Searching for joy in the ongoing pandemic calls for a certain focus amid the cascade of negative numbers such as death tolls, cases and recoveries.
Such is the case for Watsonville artist Sefla Joseph, who has had to reinvent her studio art classes and take them to the computer screen.
Now, from her Watsonville home, Joseph has welcomed about a half-dozen students for one hour sessions to share her skills with brushes, oils and canvas.
“I was teaching classes in abstract figurative painting to groups in my studio,” she says. “Since Covid, I now work one-on-one for one hour sessions on Zoom. For some of these classes, I collaborate with artist Evelyn Markasky. She brings the wonderful art of contour drawing to these sessions.”
The online classes, “Deliberately Irrational,” operate through the online painting group art73.org.

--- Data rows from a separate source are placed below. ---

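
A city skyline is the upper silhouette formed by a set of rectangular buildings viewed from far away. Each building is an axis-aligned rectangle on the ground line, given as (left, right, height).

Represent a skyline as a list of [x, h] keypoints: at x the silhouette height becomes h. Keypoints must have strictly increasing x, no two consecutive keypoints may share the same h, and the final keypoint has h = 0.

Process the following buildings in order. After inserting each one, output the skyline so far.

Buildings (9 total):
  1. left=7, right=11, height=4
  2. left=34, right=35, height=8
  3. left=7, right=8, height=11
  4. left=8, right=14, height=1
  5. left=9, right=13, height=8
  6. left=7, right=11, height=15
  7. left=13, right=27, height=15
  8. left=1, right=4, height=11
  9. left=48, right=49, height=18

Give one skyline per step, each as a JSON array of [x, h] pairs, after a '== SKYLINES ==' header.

== SKYLINES ==
[[7,4],[11,0]]
[[7,4],[11,0],[34,8],[35,0]]
[[7,11],[8,4],[11,0],[34,8],[35,0]]
[[7,11],[8,4],[11,1],[14,0],[34,8],[35,0]]
[[7,11],[8,4],[9,8],[13,1],[14,0],[34,8],[35,0]]
[[7,15],[11,8],[13,1],[14,0],[34,8],[35,0]]
[[7,15],[11,8],[13,15],[27,0],[34,8],[35,0]]
[[1,11],[4,0],[7,15],[11,8],[13,15],[27,0],[34,8],[35,0]]
[[1,11],[4,0],[7,15],[11,8],[13,15],[27,0],[34,8],[35,0],[48,18],[49,0]]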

“Working with painters on Zoom has held surprises for me,” Joseph says. “The first was: I discovered I love teaching private sessions online. I think it is the intimate nature of the painting and drawing experience between myself as a mentor/teacher and the painter that is supported in a most unexpected way on Zoom. I certainly could not explain why this works, but this is how it feels to me.”
Joseph says Zoom classes are a near-perfect fit for “intimate contact” with her students.
“I believe in the process of creativity,” she says. “While in the process of creating a piece of art, one steps out of time, and there is only the moment. This moment is so rich because it is full of possibilities, and the painter and I enter into this process of ‘What if?’: ‘What if I tried this? What if I let something go?’ There is an intimacy happening with another human being that feeds the soul through this act of creation.”
Joseph, 78, whose work has been displayed in countless exhibits around the county, from the R. Blitzer Gallery on the Westside of Santa Cruz to Pajaro Valley Arts in Watsonville, says she has been an artist “all my life.” She has shown her work in the annual Open Studios Art Tour for 20 years and has taught classes and workshops locally, in the Bay Area and internationally. Her exhibits have also spanned the globe.
“My passion is teaching and helping my students to find their authentic voice,” she says. “The silver lining of these times has been that I am having opportunities to know my students in a different way, and as a result, I can also support their work in a deeper way.”
Joseph, who was born in Montréal, says she is hoping to have a virtual show with completed works by students online in the near future.
“This time of Covid has put me into a state of gestation, and many ideas are percolating,” she says. “I began to work with contour drawing, thanks to Evelyn’s inspiration. I find the contours relaxing, fun, and interesting in unexpected ways. Now I am finally painting again, and the work is definitely reflecting how I am feeling at this time. My palette has changed: It is full of many shades of grays, blacks, and umbers, and juxtaposed with brushstrokes of unexpected colors. Even the layering process that I use is expressing itself in a deeper way. It feels authentic and holds a truth for me.”
Joseph says she feels that creativity, like her painting, helps people build coping skills and resilience in a trying time.
“I believe we are bearing witness to an extraordinary moment in the world, and our challenge is to find our footing in this process,” she says. “It is our individual and collective creativity that will see us through these times. This is our time to ripen, as Buffy St. Marie says.”
Through her classes, Joseph she hopes her students will “learn to imagine possibilities and create in the face of ambiguity … and perhaps see the world in a different way.”